Panel turns down request to review order to transfer officers

West Bengal Chief Minister Mamata Banerjee on Tuesday night agreed to shift six officers from election duty as directed by the Election Commission, but alleged that the panel was playing political games.

She relented after the commission rejected the State government’s request to review its Monday decision to transfer a District Magistrate and five superintendents of police on complaints of bias. The panel, in a reply to the Chief Secretary, said the order should be complied with by 10 a.m. on Wednesday, sources told The Hindu.

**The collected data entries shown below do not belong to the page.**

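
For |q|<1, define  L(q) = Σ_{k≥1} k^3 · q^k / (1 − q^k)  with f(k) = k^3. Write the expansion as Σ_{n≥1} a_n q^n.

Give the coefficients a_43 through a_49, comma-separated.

79508, 97236, 95382, 109512, 103824, 131068, 117993

[q^43] f(1)=1,f(43)=79507 ⇒ 79508
d|44:{44,22,11,4,2,1}  Σf=85184+10648+1331+64+8+1=97236
q^45  k|45↦f(k): 1:1 3:27 5:125 9:729 15:3375 45:91125  a_45=95382
q^46  k|46↦f(k): 1:1 2:8 23:12167 46:97336  a_46=109512
[q^47] f(47)=103823,f(1)=1 ⇒ 103824
n=48: 1·48 2·24 3·16 4·12 6·8 8·6 12·4 16·3 24·2 48·1  f→[1+8+27+64+216+512+1728+4096+13824+110592]=131068
n=49: 49·1 7·7 1·49  f→[117649+343+1]=117993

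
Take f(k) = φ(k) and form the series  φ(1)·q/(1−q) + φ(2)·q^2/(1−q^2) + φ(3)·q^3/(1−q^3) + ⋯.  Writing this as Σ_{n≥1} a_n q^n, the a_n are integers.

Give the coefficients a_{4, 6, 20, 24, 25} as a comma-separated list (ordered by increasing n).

d|4:{4,2,1}  Σφ=2+1+1=4
[q^6] φ(6)=2,φ(3)=2,φ(2)=1,φ(1)=1 ⇒ 6
d|20:{1,2,4,5,10,20}  Σφ=1+1+2+4+4+8=20
[q^24] φ(24)=8,φ(12)=4,φ(8)=4,φ(6)=2,φ(4)=2,φ(3)=2,φ(2)=1,φ(1)=1 ⇒ 24
d|25:{1,5,25}  Σφ=1+4+20=25

4, 6, 20, 24, 25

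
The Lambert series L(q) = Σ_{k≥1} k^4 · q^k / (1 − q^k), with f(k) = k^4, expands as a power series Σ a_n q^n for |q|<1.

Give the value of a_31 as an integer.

a_31 = 923522

[q^31] f(31)=923521,f(1)=1 ⇒ 923522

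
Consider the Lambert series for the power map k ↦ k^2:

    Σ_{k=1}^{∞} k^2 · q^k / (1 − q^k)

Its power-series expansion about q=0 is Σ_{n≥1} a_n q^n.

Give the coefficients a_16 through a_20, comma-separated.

[q^16] f(1)=1,f(2)=4,f(4)=16,f(8)=64,f(16)=256 ⇒ 341
n=17: 17·1 1·17  f→[289+1]=290
n=18: 1·18 2·9 3·6 6·3 9·2 18·1  f→[1+4+9+36+81+324]=455
d|19:{19,1}  Σf=361+1=362
n=20: 1·20 2·10 4·5 5·4 10·2 20·1  f→[1+4+16+25+100+400]=546

341, 290, 455, 362, 546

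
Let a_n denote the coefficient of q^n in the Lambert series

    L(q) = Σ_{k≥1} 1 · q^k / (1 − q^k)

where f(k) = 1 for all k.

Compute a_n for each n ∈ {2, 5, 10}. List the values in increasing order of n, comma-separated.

2, 2, 4

n=2: 2·1 1·2  f→[1+1]=2
q^5  k|5↦f(k): 1:1 5:1  a_5=2
[q^10] f(10)=1,f(5)=1,f(2)=1,f(1)=1 ⇒ 4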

At a hurriedly called press conference in Durgapur in Burdwan district, Ms. Banerjee, denying a “constitutional crisis,” said she did not disrespect the commission, but did not approve of the political games. She would write to it and record her complaints. The commission had “interfered” in law and order and hence would have to ensure free and fair polling.

“These are sensitive areas [from where the officers are transferred] and the commission and the political parties [who complained to the commission] will now have to take the responsibility for fair polling,” she said. “There is a shortage of officers, and all these [those to be transferred] are people of integrity. They will be back to their districts and posts after the election, even if transferred now.”

Earlier, the commission said it was well within its rights to withhold elections in West Bengal if the government refused to comply with its order. The Chief Secretary had written to the commission that transfers would lead to “administrative problems,” and the order was issued without consulting the government. The commission had named replacements for the transferred officials. Ms. Banerjee accused the commission, the Centre, the Congress and the Bharatiya Janata Party of conspiring against her. On Tuesday morning, she refrained from attacking the commission while delivering an election speech at Koatshila in Purulia.

Legal experts said though the model code of conduct was only a set of guidelines for the free and fair conduct of elections, the Supreme Court had upheld them on several occasions and they had acquired quasi-judicial sanctity.